Pourquoi la suspension?
Le lanceur de missiles balistiques de la Russie. Photo: Getty image |
La Russie a officiellement informé les États-Unis que toutes ses bases de lancement de missile, aériennes ou navales, où sont déployés les missiles nucléaires, seront temporairement exemptées d’inspection, a annoncé mercredi le ministère russe des Affaires étrangères dans un communiqué.
Moscou affirme que le pays est obligé de recourir à cette mesure, car il avait de plus en plus de mal à mener ses propres inspections sur le sol américain. La diplomatie russe cite notamment les entraves aux voyages des inspecteurs russes et les difficultés liées à la délivrance des visas, provoquées par les sanctions occidentales imposées à Moscou en raison du conflit ukrainien. Les inspecteurs américains et les membres d’équipage de leurs avions n’ont pas de difficultés similaires, ajoute le communiqué. Toutefois, la Russie apprécie le rôle unique du traité New START dans ses relations avec Washington dans le domaine nucléaire. Elle assure qu’une fois avoir réglés les problèmes liés à la reprise des inspections dans le cadre du traité, elle annulera immédiatement sa décision annoncée lundi.
Les États-Unis se sont abstenus de critiquer cette annonce. Washington respecte l’accord New START mais souhaite que «les discussions entre les parties concernant la mise en œuvre du traité restent confidentielles", a indiqué un porte-parole du département d’État. Les principes de réciprocité, de prédictibilité et de stabilité mutuelles continueront à guider l’approche des États-Unis, a-t-il ajouté.
Quels sont les impacts sur la sécurité mondiale?
New START est le dernier accord bilatéral du genre liant les deux principales puissances nucléaires, après la sortie américaine de deux traités, l’un portant sur les forces nucléaires à portée intermédiaire (FNI) et l’autre étant intitulé «Ciel ouvert».
Signé en 2010, l’accord limite les arsenaux des deux pays à un maximum de 1.550 ogives déployées chacune sur 700 lanceurs. Début 2021, les présidents Vladimir Poutine et Joe Biden l’ont prolongé pour cinq ans, soit jusqu’en 2026. Jusqu’ici, Moscou et Washington avaient chacun le droit d’effectuer un peu moins d’une vingtaine d’inspections mutuelles par an dans le cadre de ce traité.
Le 1er août, avant l’ouverture de la conférence onusienne sur la non-prolifération nucléaire organisée à New York, le président américain a proposé de négocier avec la Russie un nouvel accord qui remplacerait New START.
Le vice-président du Conseil de sécurité russe, Dimitri Medvedev, a exprimé ses doutes vis-à-vis de cette proposition.
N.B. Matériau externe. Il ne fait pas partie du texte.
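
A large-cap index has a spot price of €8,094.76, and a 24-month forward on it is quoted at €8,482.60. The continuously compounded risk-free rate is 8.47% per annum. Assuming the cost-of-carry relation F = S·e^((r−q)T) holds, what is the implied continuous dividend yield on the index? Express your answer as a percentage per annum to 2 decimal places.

From F = S·e^((r−q)T): (r − q) = ln(F/S)/T
ln(8482.60/8094.76) = ln(1.047912) = 0.046800
(r − q) = 0.046800 / (24/12) = 0.023400
q = r − ln(F/S)/T = 0.0847 − 0.023400 = 0.061300
q = 6.13%

6.13%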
Le fait est que les relations tendues entre les deux signataires ont bloqué les négociations d’un nouveau texte susceptible de remplacer le New START. La Russie a multiplié les avertissements contre une nouvelle course aux armements nucléaires, au cas où aucun nouvel accord ne serait trouvé. Selon les analystes, l’absence du New START risque de perturber la sécurité mondiale et de fragiliser le système des accords internationaux sur les armes nucléaires, dont les traités sur l’interdiction complète des essais nucléaires et sur la non-prolifération nucléaire.
En Asie, si la Chine s’implique dans une course aux armements stratégiques avec les États-Unis, les autres puissances telles que le Japon, la République de Corée et l’Australie pourront prendre des décisions indépendantes pour garantir leur sécurité. Le renforcement des capacités défensives chinoises, dans le contexte d’une détérioration des relations avec l’Inde, pourrait inciter celle-ci à réagir. Cette tendance risque de provoquer une nouvelle course aux armements nucléaires en Asie-Pacifique.
Force est donc de constater que la suspension du New START sera un grand pas en arrière pour les efforts de désarmement nucléaire.